Well again, what greatly concerned us at the time and greatly concerns us now is that the science of foot and mouth, how the disease was transmitted, the susceptibility which varies from species to species were not factored into these models and indeed many of the leading FMD scientists at the time, indeed Dr Paul Kitching who headed up foot and mouth at the Institute for Animal Health at Pirbirght, advised that the models were flawed. He said that the disease would peak around the end of March - which it duly did.
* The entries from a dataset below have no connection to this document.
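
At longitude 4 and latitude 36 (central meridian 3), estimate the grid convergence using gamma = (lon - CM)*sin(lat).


gamma = (4 - 3) * sin(36) = 1 * 0.587785 = 0.588 degrees

0.588 degrees


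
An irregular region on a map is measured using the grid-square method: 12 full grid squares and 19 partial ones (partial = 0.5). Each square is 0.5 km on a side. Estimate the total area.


effective squares = 12 + 19 * 0.5 = 21.5
area = 21.5 * 0.25 = 5.375 km^2

5.375 km^2


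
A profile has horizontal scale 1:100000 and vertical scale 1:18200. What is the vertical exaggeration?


VE = horizontal_scale / vertical_scale = 100000 / 18200 ≈ 5.5

5.5x


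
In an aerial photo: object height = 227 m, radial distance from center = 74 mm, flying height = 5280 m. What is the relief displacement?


d = h * r / H = 227 * 74 / 5280 = 3.18 mm

3.18 mm


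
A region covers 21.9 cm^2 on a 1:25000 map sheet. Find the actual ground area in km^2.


ground_area = 21.9 * (25000/100)^2 = 1368750.0 m^2 = 1.36875 km^2 ≈ 1.369 km^2

1.369 km^2


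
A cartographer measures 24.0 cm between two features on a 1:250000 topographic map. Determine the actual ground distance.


ground = 24.0 cm * 250000 / 100 = 60000.0 m = 60.0 km

60.0 km


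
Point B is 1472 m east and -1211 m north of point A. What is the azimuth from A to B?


az = atan2(1472, -1211) = 129.4 deg
adjusted to 0-360: 129.4 degrees

129.4 degrees


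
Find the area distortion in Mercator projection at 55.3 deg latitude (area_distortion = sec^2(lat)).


area_distortion = 1/cos^2(55.3) = 3.086

3.086


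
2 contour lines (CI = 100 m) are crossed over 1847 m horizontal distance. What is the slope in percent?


elevation change = 2 * 100 = 200 m
slope = 200 / 1847 * 100 = 10.8%

10.8%


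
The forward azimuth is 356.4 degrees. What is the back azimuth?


back azimuth = (356.4 + 180) mod 360 = 176.4 degrees

176.4 degrees


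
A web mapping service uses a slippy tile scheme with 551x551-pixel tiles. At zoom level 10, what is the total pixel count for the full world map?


tiles per axis = 2^10 = 1024
total tiles = 1024^2 = 1048576
pixels per axis = 1024 * 551 = 564224
total pixels = 564224^2 = 318348722176

318348722176 pixels


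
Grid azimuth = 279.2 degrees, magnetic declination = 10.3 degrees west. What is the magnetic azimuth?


magnetic azimuth = grid azimuth - declination (east +ve)
mag_az = 279.2 - -10.3 = 289.5 degrees

289.5 degrees


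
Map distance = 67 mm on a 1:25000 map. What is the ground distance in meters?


ground = 67 mm * 25000 / 1000 = 1675.0 m

1675.0 m


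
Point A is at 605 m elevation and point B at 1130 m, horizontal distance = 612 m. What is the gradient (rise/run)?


gradient = (1130 - 605) / 612 = 525 / 612 = 0.8578

0.8578


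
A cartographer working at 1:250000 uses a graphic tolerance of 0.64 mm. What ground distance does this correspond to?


ground = 0.64 mm * 250000 / 1000 = 160.0 m

160.0 m


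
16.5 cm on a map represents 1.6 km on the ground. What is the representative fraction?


ground = 1.6 km = 160000 cm; RF denominator = ground / map = 160000 / 16.5 ≈ 9697; RF = 1:9697

1:9697


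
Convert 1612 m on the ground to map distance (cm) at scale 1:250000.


map_cm = 1612 * 100 / 250000 = 0.6448 cm ≈ 0.64 cm

0.64 cm


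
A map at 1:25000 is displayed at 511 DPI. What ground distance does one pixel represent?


pixel_cm = 2.54 / 511 ≈ 0.004971 cm
ground = pixel_cm * 25000 / 100 = 2.54 * 25000 / (511 * 100) = 63500 / 51100 ≈ 1.24 m

1.24 m


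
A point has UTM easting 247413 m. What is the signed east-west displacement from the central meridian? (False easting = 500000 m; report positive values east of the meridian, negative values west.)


displacement = 247413 - 500000 = -252587 m

-252587 m


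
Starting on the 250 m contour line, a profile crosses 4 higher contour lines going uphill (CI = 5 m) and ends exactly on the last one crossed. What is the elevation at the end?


elevation = 250 + 4 * 5 = 270 m

270 m


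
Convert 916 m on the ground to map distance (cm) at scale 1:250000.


map_cm = 916 * 100 / 250000 = 0.3664 cm ≈ 0.37 cm

0.37 cm


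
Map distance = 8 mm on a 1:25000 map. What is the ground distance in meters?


ground = 8 mm * 25000 / 1000 = 200.0 m

200.0 m


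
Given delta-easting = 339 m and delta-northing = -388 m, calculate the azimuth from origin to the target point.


az = atan2(339, -388) = 138.9 deg
adjusted to 0-360: 138.9 degrees

138.9 degrees


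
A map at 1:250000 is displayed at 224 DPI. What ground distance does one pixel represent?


pixel_cm = 2.54 / 224 ≈ 0.011339 cm
ground = pixel_cm * 250000 / 100 = 2.54 * 250000 / (224 * 100) = 635000 / 22400 ≈ 28.35 m

28.35 m


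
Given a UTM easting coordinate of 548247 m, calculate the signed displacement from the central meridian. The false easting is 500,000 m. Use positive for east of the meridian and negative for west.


displacement = 548247 - 500000 = 48247 m

48247 m


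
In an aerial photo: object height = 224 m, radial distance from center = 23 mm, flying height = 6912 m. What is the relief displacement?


d = h * r / H = 224 * 23 / 6912 = 0.75 mm

0.75 mm


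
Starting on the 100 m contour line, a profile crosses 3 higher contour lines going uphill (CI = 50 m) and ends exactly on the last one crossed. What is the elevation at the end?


elevation = 100 + 3 * 50 = 250 m

250 m


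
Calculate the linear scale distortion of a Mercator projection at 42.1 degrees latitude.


SF = 1 / cos(42.1) = 1 / 0.741976 = 1.348

1.348


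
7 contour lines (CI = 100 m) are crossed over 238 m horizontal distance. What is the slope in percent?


elevation change = 7 * 100 = 700 m
slope = 700 / 238 * 100 = 294.1%

294.1%


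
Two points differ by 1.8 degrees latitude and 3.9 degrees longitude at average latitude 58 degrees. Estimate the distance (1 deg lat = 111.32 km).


dlat_km = 1.8 * 111.32 = 200.376
dlon_km = 3.9 * 111.32 * cos(58) ≈ 230.063
dist = sqrt(200.376^2 + 230.063^2) ≈ 305.1 km

305.1 km


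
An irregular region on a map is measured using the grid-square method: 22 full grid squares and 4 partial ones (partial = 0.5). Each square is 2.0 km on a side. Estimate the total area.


effective squares = 22 + 4 * 0.5 = 24.0
area = 24.0 * 4.0 = 96.0 km^2

96.0 km^2


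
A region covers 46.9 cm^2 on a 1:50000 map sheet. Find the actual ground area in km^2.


ground_area = 46.9 * (50000/100)^2 = 11725000.0 m^2 = 11.725 km^2

11.725 km^2


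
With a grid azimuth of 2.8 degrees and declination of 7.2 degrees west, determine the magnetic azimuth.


magnetic azimuth = grid azimuth - declination (east +ve)
mag_az = 2.8 - -7.2 = 10.0 degrees

10.0 degrees


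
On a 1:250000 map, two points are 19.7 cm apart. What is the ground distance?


ground = 19.7 cm * 250000 / 100 = 49250.0 m = 49.25 km

49.25 km


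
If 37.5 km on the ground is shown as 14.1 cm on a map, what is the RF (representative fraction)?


ground = 37.5 km = 3750000 cm; RF denominator = ground / map = 3750000 / 14.1 ≈ 265957; RF = 1:265957

1:265957


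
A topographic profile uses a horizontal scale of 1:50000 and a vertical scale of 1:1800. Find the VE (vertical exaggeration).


VE = horizontal_scale / vertical_scale = 50000 / 1800 ≈ 27.8

27.8x


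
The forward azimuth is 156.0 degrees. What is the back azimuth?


back azimuth = (156.0 + 180) mod 360 = 336.0 degrees

336.0 degrees


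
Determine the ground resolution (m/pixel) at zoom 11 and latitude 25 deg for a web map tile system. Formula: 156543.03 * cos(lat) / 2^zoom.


res = 156543.03 * cos(25) / 2^11 = 156543.03 * 0.90630779 / 2048 = 69.28 m/pixel

69.28 m/pixel


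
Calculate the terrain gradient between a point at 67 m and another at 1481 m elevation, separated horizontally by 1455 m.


gradient = (1481 - 67) / 1455 = 1414 / 1455 = 0.9718

0.9718


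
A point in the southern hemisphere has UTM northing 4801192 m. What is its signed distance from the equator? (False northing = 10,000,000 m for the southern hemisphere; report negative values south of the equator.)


For southern: actual = 4801192 - 10000000 = -5198808 m

-5198808 m


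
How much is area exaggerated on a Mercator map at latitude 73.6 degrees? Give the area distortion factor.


area_distortion = 1/cos^2(73.6) = 12.544

12.544


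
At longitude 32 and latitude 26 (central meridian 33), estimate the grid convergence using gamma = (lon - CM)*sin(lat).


gamma = (32 - 33) * sin(26) = -1 * 0.438371 = -0.438 degrees

-0.438 degrees


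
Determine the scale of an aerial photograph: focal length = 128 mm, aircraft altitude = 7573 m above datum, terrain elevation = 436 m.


scale = f / (H - h) = 128 mm / 7137 m = 128 / 7137000 = 1:55758

1:55758


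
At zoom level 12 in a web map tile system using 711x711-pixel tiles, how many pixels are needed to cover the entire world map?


tiles per axis = 2^12 = 4096
total tiles = 4096^2 = 16777216
pixels per axis = 4096 * 711 = 2912256
total pixels = 2912256^2 = 8481235009536

8481235009536 pixels


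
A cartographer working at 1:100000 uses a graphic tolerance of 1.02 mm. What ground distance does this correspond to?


ground = 1.02 mm * 100000 / 1000 = 102.0 m

102.0 m


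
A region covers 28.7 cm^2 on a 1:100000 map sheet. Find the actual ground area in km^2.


ground_area = 28.7 * (100000/100)^2 = 28700000.0 m^2 = 28.7 km^2

28.7 km^2


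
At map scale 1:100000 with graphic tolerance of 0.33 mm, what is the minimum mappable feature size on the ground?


ground = 0.33 mm * 100000 / 1000 = 33.0 m

33.0 m


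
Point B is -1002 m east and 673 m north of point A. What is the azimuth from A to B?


az = atan2(-1002, 673) = -56.1 deg
adjusted to 0-360: 303.9 degrees

303.9 degrees


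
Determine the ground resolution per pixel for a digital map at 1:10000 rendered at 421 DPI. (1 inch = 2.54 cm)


pixel_cm = 2.54 / 421 ≈ 0.006033 cm
ground = pixel_cm * 10000 / 100 = 2.54 * 10000 / (421 * 100) = 25400 / 42100 ≈ 0.6 m

0.6 m


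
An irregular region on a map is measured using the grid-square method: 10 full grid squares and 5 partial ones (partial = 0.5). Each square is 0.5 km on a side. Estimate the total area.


effective squares = 10 + 5 * 0.5 = 12.5
area = 12.5 * 0.25 = 3.125 km^2

3.125 km^2


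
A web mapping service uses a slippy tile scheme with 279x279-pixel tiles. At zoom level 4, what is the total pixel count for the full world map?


tiles per axis = 2^4 = 16
total tiles = 16^2 = 256
pixels per axis = 16 * 279 = 4464
total pixels = 4464^2 = 19927296

19927296 pixels


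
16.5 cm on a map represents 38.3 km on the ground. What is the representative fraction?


ground = 38.3 km = 3830000 cm; RF denominator = ground / map = 3830000 / 16.5 ≈ 232121; RF = 1:232121

1:232121


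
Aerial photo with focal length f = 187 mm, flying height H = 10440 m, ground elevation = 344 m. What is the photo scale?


scale = f / (H - h) = 187 mm / 10096 m = 187 / 10096000 = 1:53989

1:53989


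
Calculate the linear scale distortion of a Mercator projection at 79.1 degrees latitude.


SF = 1 / cos(79.1) = 1 / 0.189095 = 5.288

5.288


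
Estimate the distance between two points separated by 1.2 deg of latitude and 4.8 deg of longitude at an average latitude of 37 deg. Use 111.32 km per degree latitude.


dlat_km = 1.2 * 111.32 = 133.584
dlon_km = 4.8 * 111.32 * cos(37) ≈ 426.74
dist = sqrt(133.584^2 + 426.74^2) ≈ 447.2 km

447.2 km


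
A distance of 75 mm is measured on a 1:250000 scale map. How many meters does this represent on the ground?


ground = 75 mm * 250000 / 1000 = 18750.0 m

18750.0 m


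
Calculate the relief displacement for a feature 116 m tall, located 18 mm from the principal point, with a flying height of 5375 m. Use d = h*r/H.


d = h * r / H = 116 * 18 / 5375 = 0.39 mm

0.39 mm


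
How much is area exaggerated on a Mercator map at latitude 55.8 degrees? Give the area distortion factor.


area_distortion = 1/cos^2(55.8) = 3.165

3.165


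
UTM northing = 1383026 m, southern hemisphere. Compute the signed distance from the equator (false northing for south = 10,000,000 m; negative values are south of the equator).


For southern: actual = 1383026 - 10000000 = -8616974 m

-8616974 m


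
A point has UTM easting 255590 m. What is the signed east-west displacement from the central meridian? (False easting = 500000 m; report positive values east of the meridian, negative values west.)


displacement = 255590 - 500000 = -244410 m

-244410 m


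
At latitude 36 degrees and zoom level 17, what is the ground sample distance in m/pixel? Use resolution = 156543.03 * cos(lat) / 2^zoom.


res = 156543.03 * cos(36) / 2^17 = 156543.03 * 0.80901699 / 131072 = 0.97 m/pixel

0.97 m/pixel


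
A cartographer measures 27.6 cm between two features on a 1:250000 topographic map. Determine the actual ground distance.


ground = 27.6 cm * 250000 / 100 = 69000.0 m = 69.0 km

69.0 km


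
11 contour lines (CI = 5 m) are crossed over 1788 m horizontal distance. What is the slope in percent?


elevation change = 11 * 5 = 55 m
slope = 55 / 1788 * 100 = 3.1%

3.1%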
In fact it peaked before contiguous culling was actually introduced - and yet the government went on with this contiguous cull policy.
Vernon Harwood:Did they know though? Isn't hindsight a wonderful thing?
The government did have sight of the test results that were coming back and yet there was very little modification to policy. The modification that there was was to bring cattle out of the contiguous cull but by this time the die was cast - a huge amount of animals had been culled.
I think it is fir to say that in Devon and Cumbria there was a much greater incidence of the disease but in those lesser counties like Gloucestershire, Shropshire, Hereford and Worcestershire ...I mean in some of the Scottish border areas 219 farms were culled out and only two positive farms were found. That is the huge discrepancy.At Great Orton, that huge burial pit, only ONE farm with 9 antibody positive sheep was located and yet half a million sheep are buried there.
Vernon Harwood:Now the figures are out, what recourse is there for farmers who lost their flocks in 2001?
I think they need to take this up with the government because, apart from anything else, the contiguous culling is now included in the Animal Health Act. Before, it was a voluntary provision which farmers were coerced into but there was no legislation to support it. There is now because the Animal Health Act was amended just after 2001.
I think the government will argue that they had to do it at the time but the figures now show that there was massive over-diagnosis that has not been supported.
I think all the farmers can do now is ensure that if we get an outbreak again that contiguous culling and preemptive slaughter is not included in the response.Vernon Harwood: Janet Bayley from Cirencester, founder of the National Foot and Mouth Group, and that organisation, of course, set up in 2001 after concerns about the scale of the culling and Janet saying that now those views vindicated with the news that's just come out that says that more than a third of sheep farms believed to have been infected with foot and mouth in the outbreak five years ago were in fact free of the disease
I have a sneaking suspicion we are going to be hearing a bit more about foot and mouth in the coming months in reaction to that."